For a moment, there was only silence.

“Yes,” he eventually said, giving me a hint of hope.

This was it. This could be the last time I ever spoke to him, or it could be the beginning of the rest of our lives. I couldn’t mess this up. What could I tell him that would change his mind? I didn’t know. So, all that was left was to speak from the heart.

“You know I love you. You know I would do anything to protect you. So, that’s not what I want to say. What I want to say is that I don’t want you to be alone.

“On the days that you’re sad and you need someone to hold your hand and just be there for you, I want to be the one. When you’re feeling cranky for no good reason and you just need to be picked up, I want to be with you.
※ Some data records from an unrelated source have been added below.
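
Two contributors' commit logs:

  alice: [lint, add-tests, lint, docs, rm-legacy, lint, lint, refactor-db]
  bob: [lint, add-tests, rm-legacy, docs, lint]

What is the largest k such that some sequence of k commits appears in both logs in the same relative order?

4

Match lint [1,1], then add-tests [2,2], then docs [4,4], then lint [7,5] — 4 commits in the same relative order in both, and the DP table's final entry dp[8][5] is also 4, so no common subsequence is longer.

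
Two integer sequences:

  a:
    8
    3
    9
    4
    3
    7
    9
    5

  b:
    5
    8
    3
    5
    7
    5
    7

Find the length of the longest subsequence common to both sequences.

Let dp[i][j] be the LCS length of the first i values of a and the first j values of b. dp[i][j] = dp[i-1][j-1]+1 when the i-th and j-th values match, else max(dp[i-1][j], dp[i][j-1]).
    ·  5  8  3  5  7  5  7
 ·  0  0  0  0  0  0  0  0
 8  0  0  1  1  1  1  1  1
 3  0  0  1  2  2  2  2  2
 9  0  0  1  2  2  2  2  2
 4  0  0  1  2  2  2  2  2
 3  0  0  1  2  2  2  2  2
 7  0  0  1  2  2  3  3  3
 9  0  0  1  2  2  3  3  3
 5  0  1  1  2  3  3  4  4
dp[8][7] = 4. One LCS (by backtracking along matches): 8, 3, 7, 5.

4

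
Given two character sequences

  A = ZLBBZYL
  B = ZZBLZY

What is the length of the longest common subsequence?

4

Pick Z (A #1, B #2), then L (A #2, B #4), then Z (A #5, B #5), then Y (A #6, B #6); all 4 characters appear in both, in order. The LCS DP gives dp[7][6] = 4, so this is optimal.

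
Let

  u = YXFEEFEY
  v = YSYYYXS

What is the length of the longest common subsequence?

Pick Y at u[1]=v[5] → X at u[2]=v[6]; all 2 characters appear in both, in order, and the DP table's final entry dp[8][7] is also 2, so no common subsequence is longer.

2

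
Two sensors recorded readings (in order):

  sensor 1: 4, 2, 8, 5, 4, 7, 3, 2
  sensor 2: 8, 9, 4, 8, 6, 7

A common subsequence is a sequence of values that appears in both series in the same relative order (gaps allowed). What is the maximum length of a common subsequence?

3

Let dp[i][j] be the LCS length of the first i values of sensor 1 and the first j values of sensor 2. dp[i][j] = dp[i-1][j-1]+1 when the i-th and j-th values match, else max(dp[i-1][j], dp[i][j-1]).
    ·  8  9  4  8  6  7
 ·  0  0  0  0  0  0  0
 4  0  0  0  1  1  1  1
 2  0  0  0  1  1  1  1
 8  0  1  1  1  2  2  2
 5  0  1  1  1  2  2  2
 4  0  1  1  2  2  2  2
 7  0  1  1  2  2  2  3
 3  0  1  1  2  2  2  3
 2  0  1  1  2  2  2  3
dp[8][6] = 3. One LCS (by backtracking along matches): 4, 8, 7.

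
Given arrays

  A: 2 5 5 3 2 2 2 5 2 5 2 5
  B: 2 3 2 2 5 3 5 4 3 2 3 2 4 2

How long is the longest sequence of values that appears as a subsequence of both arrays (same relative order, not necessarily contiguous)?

7

Pick 2 at A[1]=B[4] → 5 at A[2]=B[5] → 5 at A[3]=B[7] → 3 at A[4]=B[9] → 2 at A[5]=B[10] → 2 at A[6]=B[12] → 2 at A[11]=B[14]; all 7 values appear in both, in order. Since dp[12][14] = 7, nothing longer is possible.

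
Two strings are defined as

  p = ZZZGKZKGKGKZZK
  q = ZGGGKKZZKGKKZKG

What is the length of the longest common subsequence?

10

One common subsequence of length 10: Z (p #1, q #1), G (p #4, q #4), K (p #5, q #6), Z (p #6, q #8), K (p #7, q #9), G (p #8, q #10), K (p #9, q #11), K (p #11, q #12), Z (p #13, q #13), K (p #14, q #14). Since dp[14][15] = 10, nothing longer is possible.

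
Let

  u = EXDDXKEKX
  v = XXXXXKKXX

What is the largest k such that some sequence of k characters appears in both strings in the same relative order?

Let dp[i][j] be the LCS length of the first i characters of u and the first j characters of v. dp[i][j] = dp[i-1][j-1]+1 when the i-th and j-th characters match, else max(dp[i-1][j], dp[i][j-1]).
    ·  X  X  X  X  X  K  K  X  X
 ·  0  0  0  0  0  0  0  0  0  0
 E  0  0  0  0  0  0  0  0  0  0
 X  0  1  1  1  1  1  1  1  1  1
 D  0  1  1  1  1  1  1  1  1  1
 D  0  1  1  1  1  1  1  1  1  1
 X  0  1  2  2  2  2  2  2  2  2
 K  0  1  2  2  2  2  3  3  3  3
 E  0  1  2  2  2  2  3  3  3  3
 K  0  1  2  2  2  2  3  4  4  4
 X  0  1  2  3  3  3  3  4  5  5
dp[9][9] = 5. One LCS (by backtracking along matches): XXKKX.

5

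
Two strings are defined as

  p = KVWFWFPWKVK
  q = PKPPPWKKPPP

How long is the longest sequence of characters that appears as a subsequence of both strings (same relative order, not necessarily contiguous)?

5

Pick K (p #1, q #2); then P (p #7, q #5); then W (p #8, q #6); then K (p #9, q #7); then K (p #11, q #8); all 5 characters appear in both, in order. Since dp[11][11] = 5, nothing longer is possible.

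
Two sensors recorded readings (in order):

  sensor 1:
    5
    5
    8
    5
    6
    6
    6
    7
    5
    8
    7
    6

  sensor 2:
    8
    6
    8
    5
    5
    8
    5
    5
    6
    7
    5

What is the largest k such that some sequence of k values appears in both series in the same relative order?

7

Let dp[i][j] be the LCS length of the first i values of sensor 1 and the first j values of sensor 2. dp[i][j] = dp[i-1][j-1]+1 when the i-th and j-th values match, else max(dp[i-1][j], dp[i][j-1]).
    ·  8  6  8  5  5  8  5  5  6  7  5
 ·  0  0  0  0  0  0  0  0  0  0  0  0
 5  0  0  0  0  1  1  1  1  1  1  1  1
 5  0  0  0  0  1  2  2  2  2  2  2  2
 8  0  1  1  1  1  2  3  3  3  3  3  3
 5  0  1  1  1  2  2  3  4  4  4  4  4
 6  0  1  2  2  2  2  3  4  4  5  5  5
 6  0  1  2  2  2  2  3  4  4  5  5  5
 6  0  1  2  2  2  2  3  4  4  5  5  5
 7  0  1  2  2  2  2  3  4  4  5  6  6
 5  0  1  2  2  3  3  3  4  5  5  6  7
 8  0  1  2  3  3  3  4  4  5  5  6  7
 7  0  1  2  3  3  3  4  4  5  5  6  7
 6  0  1  2  3  3  3  4  4  5  6  6  7
dp[12][11] = 7. One LCS (by backtracking along matches): 5, 5, 8, 5, 6, 7, 5.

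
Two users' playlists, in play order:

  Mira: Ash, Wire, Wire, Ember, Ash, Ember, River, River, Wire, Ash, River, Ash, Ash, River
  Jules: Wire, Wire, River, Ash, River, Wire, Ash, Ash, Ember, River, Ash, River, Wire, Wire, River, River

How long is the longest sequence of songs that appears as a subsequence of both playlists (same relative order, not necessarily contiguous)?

9

One common subsequence of length 9: Ash (Mira #1, Jules #4), then Wire (Mira #2, Jules #6), then Ash (Mira #5, Jules #8), then Ember (Mira #6, Jules #9), then River (Mira #7, Jules #10), then River (Mira #8, Jules #12), then Wire (Mira #9, Jules #14), then River (Mira #11, Jules #15), then River (Mira #14, Jules #16). dp[14][16] = 9 confirms this is the maximum.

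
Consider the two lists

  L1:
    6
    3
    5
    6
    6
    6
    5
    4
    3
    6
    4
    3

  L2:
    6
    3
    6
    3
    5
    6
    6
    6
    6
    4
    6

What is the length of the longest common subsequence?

Pick 6 at L1[1]=L2[3]; then 3 at L1[2]=L2[4]; then 5 at L1[3]=L2[5]; then 6 at L1[4]=L2[7]; then 6 at L1[5]=L2[8]; then 6 at L1[6]=L2[9]; then 4 at L1[8]=L2[10]; then 6 at L1[10]=L2[11]; all 8 values appear in both, in order. dp[12][11] = 8 confirms this is the maximum.

8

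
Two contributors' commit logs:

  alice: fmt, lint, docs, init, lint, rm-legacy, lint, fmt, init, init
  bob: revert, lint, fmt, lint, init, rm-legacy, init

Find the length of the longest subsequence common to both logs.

5

Match fmt at alice[1]=bob[3]; then lint at alice[2]=bob[4]; then init at alice[4]=bob[5]; then rm-legacy at alice[6]=bob[6]; then init at alice[10]=bob[7] — 5 commits in the same relative order in both. dp[10][7] = 5 confirms this is the maximum.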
During the times when you’re thinking about how unfair life is and that you got put into positions that no one should have to go through, I wanna go through it with you.

“You don’t deserve to go through this alone. Any of this. You are the most incredible guy I’ve ever met, and you deserve to be with someone who sees it and loves it and can’t live without it.

“If it’s not me, it should be someone else. I’m hoping it’s me, though. Because the idea of sharing a life with you makes me happier than anything I can imagine.

“You are the star I sail towards. You are my reason to wake up. Will there be risks? Yes. But aren’t there always?

“Relationships are nothing but risks. I could end up hurt. So could you. So could everyone around us. But that shouldn’t stop us.